People work hard in your facility – but do they get a chance to play? If not, a recreational space could be just what your building needs.
When executed correctly, explains Robin Menge, partner at GTM Architects, workplace recreational areas can bring benefits that include:
Creating a collaborative environment that encourages people across departments to interact
Increasing recruitment and retention of talented employees
Offering a change of scenery that can jog new ideas, thus contributing to productivity and innovation
(Photo: A choice of several seating heights at the Imagination Training Center, a corporate space for intra-office team building, lets people decide what suits their use of the space best. High seating makes a fun perch for a quick meal, while lower-to-the-floor lounges encourage relaxation and laid-back conversations. Credit: GTM Architects)
How to Make Room for Recreation
The benefits are clear, but many organizations simply don’t have the square footage to create a space that’s just for play. Facilities might instead consider a space that can do double duty for both work and fun, Menge explains.
[Related: Social Spaces That Work Throughout the Workday]
(Photo: A foosball table and TV make this break space at the Imagination Training Center a fun destination for anyone who needs a change of pace. Formerly a nondescript office, the space was transformed into a dynamic, multipurpose assembly area for more than 200 employees. Credit: GTM Architects)

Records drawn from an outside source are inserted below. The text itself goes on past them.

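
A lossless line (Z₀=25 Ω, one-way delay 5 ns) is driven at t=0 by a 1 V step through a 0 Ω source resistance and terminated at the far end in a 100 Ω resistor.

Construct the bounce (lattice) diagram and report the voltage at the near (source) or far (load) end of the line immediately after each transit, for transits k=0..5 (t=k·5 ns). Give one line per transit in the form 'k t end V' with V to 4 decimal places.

Γ_L=0.600000, Γ_S=-1.000000; launch V₁=1·25/25=1.000000
k=0 src: V=1.0000
k=1 load: inc=1.000000, refl=1.000000·0.600000=0.6000; V=0.000000+1.000000+0.600000=1.6000
k=2 src: inc=0.600000, refl=0.600000·-1.000000=-0.6000; V=1.000000+0.600000+-0.600000=1.0000
k=3 load: inc=-0.600000, refl=-0.600000·0.600000=-0.3600; V=1.600000+-0.600000+-0.360000=0.6400
k=4 src: inc=-0.360000, refl=-0.360000·-1.000000=0.3600; V=1.000000+-0.360000+0.360000=1.0000
k=5 load: inc=0.360000, refl=0.360000·0.600000=0.2160; V=0.640000+0.360000+0.216000=1.2160

0 0 source 1.0000
1 5 load 1.6000
2 10 source 1.0000
3 15 load 0.6400
4 20 source 1.0000
5 25 load 1.2160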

“We find this mostly in the break room. In the morning and at lunch time, this space is mostly utilized for coffee and food, but sits empty the rest of the day,” says Menge. “Now this has become important real estate. The break room is increasing in size to accommodate staff lunches, informal meetings and auxiliary work spaces. It’s also becoming the place to go to watch sporting events and catch up with coworkers.”
[Check out: Convert to a Flexible Co-working Office Space]
Multi-use spaces benefit from designs and furnishings that allow users to adapt the space to their own needs. A break room might also include “a gaming table, TV, writeable walls and comfortable seating,” Menge says.
A simple, enclosed room big enough for one or two people could also serve as a pumping area for nursing mothers, a meditation space or a phone booth for private calls.
(Photo: The lobby of Dr. Boyd's Veterinary Resort, a boarding, grooming and vet care facility in Maryland, features a lighting installation and seating shaped like dog bones. The fun furnishings and TVs create a space that's relaxing for employees and clients alike. Credit: GTM Architects)
Staying flexible is the key to a successful recreational space. “We’re big believers in flexibility,” Menge says. “We may provide an area for yoga but realize it could be used for a Zumba class. Outdoor spaces are sometimes hard to come by, but if provided with the right amenities, these can become active areas.